EGMR, Urt. 8.11.2022 - 64480/19

Diskriminierung wegen Größe und Gewicht – Nichtzulassung zum Studium der Militärmedizin

Autor: RA FAArbR Prof. Dr. Martin Reufels, LL.M.Ramona Segler, LL.M., Heuking Kühn Lüer Wojtek, Köln
Aus: Arbeits-Rechtsberater, Heft 12/2022
Wird eine Bewerberin mit der Begründung, dass sie nur 1,50 m groß sei und nur 44 kg wiege, nicht zur Aufnahmeprüfung für das Studium der Militärmedizin zugelassen, liegt darin eine entschädigungspflichtige Diskriminierung wegen der Größe i.S.v. Art. 14 EMRK i.V.m. Art. 2 des ersten Protokolls zur EMRK.

EMRK Art. 14, 1. Protokoll zu Art. 2

Das Problem

Im Jahr 2018 bewarb sich die Klägerin für ein Studium der Militärmedizin an einer staatlichen Universität in Rumänien. Zu diesem Zweck unterzog sie sich der notwendigen medizinischen Untersuchung. Das Ministerium für nationale Verteidigung lehnte ihre Bewerbung mit der Begründung ab, dass ihre Größe und ihr Gewicht unterhalb der in dem einschlägigen Erlass (Verordnung Nr. M.55/2014) festgelegten Anforderungen lägen und sie daher nicht in der Lage sei, eine Standard-Soldatenausrüstung mit einem Gewicht von etwa 57 kg zu tragen.

Das erstinstanzliche nationale Gericht wies die Klage der Klägerin gegen die Ablehnung ihrer Bewerbung im Jahre 2018 ab.

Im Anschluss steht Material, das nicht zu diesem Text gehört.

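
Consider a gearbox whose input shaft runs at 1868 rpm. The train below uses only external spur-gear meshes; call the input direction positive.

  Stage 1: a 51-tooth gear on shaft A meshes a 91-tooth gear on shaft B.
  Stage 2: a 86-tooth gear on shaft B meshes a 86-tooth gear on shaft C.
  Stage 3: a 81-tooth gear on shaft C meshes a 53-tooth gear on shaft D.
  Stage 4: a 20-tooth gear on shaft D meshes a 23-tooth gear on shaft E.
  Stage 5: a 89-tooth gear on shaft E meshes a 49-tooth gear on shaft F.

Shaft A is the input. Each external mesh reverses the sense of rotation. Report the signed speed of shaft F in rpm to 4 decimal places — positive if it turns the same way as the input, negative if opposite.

Stage 1 [51T→91T]: ω = 1868.0000×51/91 = 1046.9011 rpm, dir flips to −; running = −1046.9011
Stage 2 [86T→86T]: ω = 1046.9011×86/86 = 1046.9011 rpm, dir flips to +; running = +1046.9011
Stage 3 [81T→53T]: ω = 1046.9011×81/53 = 1599.9809 rpm, dir flips to −; running = −1599.9809
Stage 4 [20T→23T]: ω = 1599.9809×20/23 = 1391.2878 rpm, dir flips to +; running = +1391.2878
Stage 5 [89T→49T]: ω = 1391.2878×89/49 = 2527.0329 rpm, dir flips to −; running = −2527.0329

-2527.0329 rpm (opposite to input, |ω| = 2527.0329 rpm)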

Auch die von der Klägerin gegen diese Entscheidung im Jahre 2019 eingelegte Berufung hatte keinen Erfolg. Die nationalen Gerichte stellten insbesondere fest, dass der Fall keine Diskriminierung aufgrund des Geschlechts darstellte, da für weibliche und männliche Bewerber unterschiedliche Anforderungen an Größe und Gewicht bestanden.

Die Klägerin hat gegen diese Entscheidung im Dezember 2019 Beschwerde beim Europäischen Gerichtshof für Menschenrechte (EGMR) eingelegt und die Feststellung begehrt, dass in der Ablehnung ihrer Bewerbung eine Diskriminierung wegen ihrer Größe und ihres Gewichts liege.

Die Entscheidung des Gerichts

Der EGMR sieht in der Ablehnung der klägerischen Bewerbung eine Diskriminierung aufgrund der Größe der Bewerberin.

Die Größe als genetisches Merkmal stelle neben den in Art. 14 EMRK ausdrücklich genannten Diskriminierungsmerkmalen ebenfalls einen Umstand dar, aufgrund dessen eine nicht gerechtfertigte Ungleichbehandlung einer Person als konventionswidrige Diskriminierung anzusehen sei. Die Aufzählung der in Art. 14 EMRK genannten Diskriminierungsmerkmale sei lediglich beispielhaft und nicht abschließend. Zudem seien die genetischen Merkmale, zu denen auch die Größe zähle, ausdrücklich in Art. 21 GRCh, der ebenfalls ein Diskriminierungsverbot regele, genannt.

Die Auferlegung von Auswahlkriterien für den Zugang zur Hochschulbildung verstoße als solche nicht gegen die Anforderungen von Art. 2 des ersten Protokolls zur EMRK. Diese Feststellung gelte gleichermaßen für die Zulassung zu einer zivilen Universität und für die Zulassung zu militärischen Bildungseinrichtungen. Auch der Grundsatz der Interoperabilität, auf den sich die nationalen Behörden im vorliegenden Fall berufen haben, könne die Auferlegung von Beschränkungen für den Zugang zum Militärdienst grundsätzlich rechtfertigen.

Die vorgebrachte Begründung für die Ablehnung der Bewerbung sei jedoch nicht verhältnismäßig und ausreichend gewesen. Die nationalen Gerichte hätten keine Begründung für den Zusammenhang zwischen der Größe eines Bewerbers und dessen körperlicher Stärke sowie der Erforderlichkeit für konkrete Tätigkeiten geliefert. Sie hätten Ausführungen dazu machen müssen, welche konkreten Aufgaben eines Militärarztes körperliche Kraft und eine bestimmte Körpergröße erfordern.

Ein Verstoß gegen das Diskriminierungsverbot aus Art. 14 EMRK i.V.m. Art. 2 des ersten Protokolls zur EMRK sei daher zu bejahen und der Klägerin eine Entschädigung zu zahlen.